Ando triste, apoquentado,
pois tudo já aborreci.
Só vejo a felicidade
quando olho para ti.
A quadra prende-se numa flor de papel exposta na Feira das Tradições de Viseu. Cravos e camélias enchem a banca de Lucília Rodrigues. Deslocou-se à capital de distrito para mostrar a arte da sua aldeia, Fragosela. As Flores dos Namorados, também conhecidas como Flores de Papel de Fragosela, são uma prenda com mais de 300 anos. As flores vendiam-se nas festas religiosas. Os rapazes compravam uma flor e colocavam no peito da rapariga. Ela, por seu turno, comprava e colocava no chapéu dele. Em cada flor, uma quadra. Na aldeia contam-se aos milhares os versos inspirados.
Trocavam-se então juras de amor. A troca das flores de papel servia, muitas vezes, para oficializar o romance. Lucília Rodrigues deixa o papel de seda, os arames e tesouras com que faz as flores e comenta: «aprendi com a minha sogra. Na aldeia praticamente só eu é que faço».

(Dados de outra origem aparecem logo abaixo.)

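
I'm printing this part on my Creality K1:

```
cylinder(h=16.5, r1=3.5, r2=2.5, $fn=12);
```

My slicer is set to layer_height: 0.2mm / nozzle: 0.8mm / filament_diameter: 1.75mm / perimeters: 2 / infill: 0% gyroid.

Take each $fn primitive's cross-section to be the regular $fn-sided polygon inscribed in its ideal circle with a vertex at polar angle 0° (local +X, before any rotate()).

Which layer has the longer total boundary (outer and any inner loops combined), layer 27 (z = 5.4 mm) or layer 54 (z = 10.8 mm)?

Layer 27 (z = 5.4): the cone contributes a regular 12-gon of circumradius 3.173 (interpolated between r1=3.5 and r2=2.5 at t=0.327) (perimeter = 2·12·3.173·sin(180°/12) = 19.71 mm). So its perimeter = 19.71 mm. Layer 54 (z = 10.8): the cone (r1=3.5→r2=2.5) has section circumradius 2.845 here — a regular 12-gon (perimeter = 2·12·2.845·sin(180°/12) = 17.67 mm). So its perimeter = 17.67 mm. Layer 27 is larger (19.71 vs 17.67 mm).

layer 27 (z = 5.4 mm)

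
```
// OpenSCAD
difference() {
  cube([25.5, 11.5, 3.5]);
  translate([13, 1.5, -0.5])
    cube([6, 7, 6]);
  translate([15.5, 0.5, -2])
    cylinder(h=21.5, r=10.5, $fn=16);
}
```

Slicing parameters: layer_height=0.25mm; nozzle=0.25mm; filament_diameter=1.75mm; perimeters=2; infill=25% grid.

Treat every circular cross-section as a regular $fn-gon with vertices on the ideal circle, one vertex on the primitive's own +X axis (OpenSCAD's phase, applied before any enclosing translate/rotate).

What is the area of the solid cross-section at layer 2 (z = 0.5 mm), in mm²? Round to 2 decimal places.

114.89 mm²

At z = 0.5 mm: the cube is present — its section is the full 25.5×11.5 rectangle (area 293.25 mm²); the cube at (13, 1.5) (footprint 6×7) is included at this height (area 42.00 mm²); the cylinder at (15.5, 0.5): section is a regular 16-gon, circumradius r=10.5 (area = (16/2)·10.500²·sin(360°/16) = 337.53 mm²); Taking the first minus the rest: starting from the 25.5×11.5 cube (293.25 mm²), the 6×7 cube at (13, 1.5) lies wholly inside it (removes its full 42.00 mm² and its 26.00 mm outline becomes a hole wall); the r=10.5 cylinder at (15.5, 0.5) partially overlaps it — only the 136.36 mm² overlap (of its 337.53 mm²) is removed, clipping the outline — area = 114.89 mm². Overall, the cross-section is a single solid region. Net area = 114.89 mm².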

A arte do papel terá chegado ao nosso país no final do século XVIII, início do XIX. Os conventos parecem ter sido a origem das frágeis pétalas. Fazer flores de papel poderá ter sido um «matar as horas» para as freiras. Segundo um levantamento de informação realizado pelo Centro de Estágio de Educação Visual da Escola Preparatória de Viseu, em 1982, esta arte de moldar o papel «teve semp
re duas facetas, uma erudita e outra popular». A que parece ter perdurado mais tempo é esta última. A nossa interlocutora, com pouco mais de 30 anos, comenta que as flores continuam a ter muita saída em «festas dos santos».
Paciência é um dos requisitos para dar forma ao papel de seda, utilizado nas flores de Fragosela. Lucília acredita que a falta de paciência é um dos motivos que afasta os jovens desta arte ancestral. «Para se fazer isto temos de ter muita paciência e gosto. Quem tiver gosto aprende”, comenta, enquanto dobra meticulosamente um pedaço de papel. Com a tesoura dá cortes que parecem aleatórios. Desdobra. Do papel sem forma nasce um cravo. Coloca de parte, junto aos que durante toda a manhã foi produzindo.
As vendas são poucas. Vende-se, uma flor aqui, outra ali. Normalmente, acumulam-se à espera de encomendas para algumas festas. «Além das festividades dos santos, há a câmara que faz grandes encomendas», conclui Lucília, voltando novamente atenção para a cola, tesouras e papéis.